Por fim, o terceiro grande problema da floresta é, na realidade, um dos maiores problemas do país: o despovoamento. É impossível defender a floresta se poucos viverem onde ela arde e se os poucos que lá vivem forem pessoas idosas. Alguém tem uma solução para isto? Eu tenho um desejo, que não chega a ser uma proposta, apenas evita caminhos equívocos: mais do que a revitalização da vida rural, o repovoamento do “interior” depende da existência de cidades médias atrativas. Esta é a condição para que no meio desta rede de cidades médias cresçam atividades económicas que permitam um povoamento mais equilibrado. E tudo isto depende de um modelo económico muito diferente do nosso.

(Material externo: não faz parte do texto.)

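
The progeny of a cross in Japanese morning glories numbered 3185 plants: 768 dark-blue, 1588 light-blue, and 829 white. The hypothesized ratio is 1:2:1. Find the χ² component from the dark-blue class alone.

Total ratio parts = 4. Expected numbers out of 3185:
  dark-blue: 3185 × 1/4 = 796.25
  light-blue: 3185 × 2/4 = 1592.5
  white: 3185 × 1/4 = 796.25
Contribution of dark-blue: (768 − 796.25)² / 796.25 = 1.0023

1.002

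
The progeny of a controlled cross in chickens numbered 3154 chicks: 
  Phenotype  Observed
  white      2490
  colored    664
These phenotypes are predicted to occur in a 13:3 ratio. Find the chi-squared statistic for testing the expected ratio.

Total ratio parts = 16. Expected numbers out of 3154:
  white: 3154 × 13/16 = 2562.625
  colored: 3154 × 3/16 = 591.375
χ² = Σ (O − E)² / E
  white: (2490 − 2562.625)² / 2562.625 = 2.0582
  colored: (664 − 591.375)² / 591.375 = 8.9189
χ² = 2.0582 + 8.9189 = 10.9771 ≈ 10.977

10.977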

Do que fui lendo da reforma proposta por Capoulas Santos parece haver um esforço para tomar algumas decisões certas. E erros graves, como a municipalização da gestão florestal. Não porque o princípio esteja errado, mas porque os resultados práticos serão desastrosos. As câmaras municipais, sobretudo as das zonas onde a situação é mais crítica, não têm dimensão técnica, financeira e até política para fazer esta gestão. E esta reforma pode vir a padecer do mesmo problema que as anteriores se falhar, como explicou Vítor Louro numa entrevista ao “Jornal de Notícias”, a fiscalização. Diz este engenheiro silvicultor e ex-secretário de Estado que 92% dos proprietários notificados pela GNR para limparem os seus terrenos cumprem. A questão são os meios para fiscalizar, notificar e fazer cumprir.

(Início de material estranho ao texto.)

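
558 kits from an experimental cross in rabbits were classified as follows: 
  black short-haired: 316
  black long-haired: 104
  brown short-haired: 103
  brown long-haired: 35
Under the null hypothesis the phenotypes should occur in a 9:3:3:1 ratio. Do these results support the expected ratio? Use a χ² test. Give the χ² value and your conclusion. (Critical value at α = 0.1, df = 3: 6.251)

0.044; consistent

Under the 9:3:3:1 hypothesis (Σ ratio = 16, N = 558):
  black short-haired: 558 × 9/16 = 313.875
  black long-haired: 558 × 3/16 = 104.625
  brown short-haired: 558 × 3/16 = 104.625
  brown long-haired: 558 × 1/16 = 34.875
χ² = Σ (O − E)² / E
  black short-haired: (316 − 313.875)² / 313.875 = 0.0144
  black long-haired: (104 − 104.625)² / 104.625 = 0.0037
  brown short-haired: (103 − 104.625)² / 104.625 = 0.0252
  brown long-haired: (35 − 34.875)² / 34.875 = 0.0004
χ² = 0.0144 + 0.0037 + 0.0252 + 0.0004 = 0.0437 ≈ 0.044
Degrees of freedom = 4 − 1 = 3; critical value at α = 0.1 is 6.251.
Since 0.044 < 6.251, we fail to reject the null hypothesis — the data are consistent with the 9:3:3:1 ratio.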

O estado da nossa floresta não tem causas simples de resolver e soluções rápidas de implementar. Não se consegue convencer ninguém a trocar o pinheiro e o eucalipto, que lhe dão retorno antes de haver o incêndio seguinte, por espécies menos lucrativas ou com um grau de risco maior. Para mudar isto é preciso, entre outras coisas, quebrar um ciclo vicioso. A gestão florestal dificilmente será racional se os minifúndios não se integrarem em unidades maiores. Mas alterar isto implica mudanças culturais, que a lei pode facilitar mas não decreta. Não é possível defender a floresta se o interior continuar a esvaziar-se e apenas lá ficarem os velhos. Apesar do repovoamento também depender de políticas, quem prometer fazê-lo rapidamente está a mentir. O ritmo da mudança raramente é o ritmo da exigência. Quem diz que depois disto nada será como antes engana-se. Será exatamente como antes. Irá mudando, claro. Como outras coisas mudaram na sociedade portuguesa e só com muita distância o percebemos e por isso nem valorizamos.

Podemos fazer as escolhas certas para as coisas serem diferentes. Mas quando isso se sentir já Pedrógão Grande será história. Porque, lamentavelmente, o tempo da política não é o tempo de uma indignação.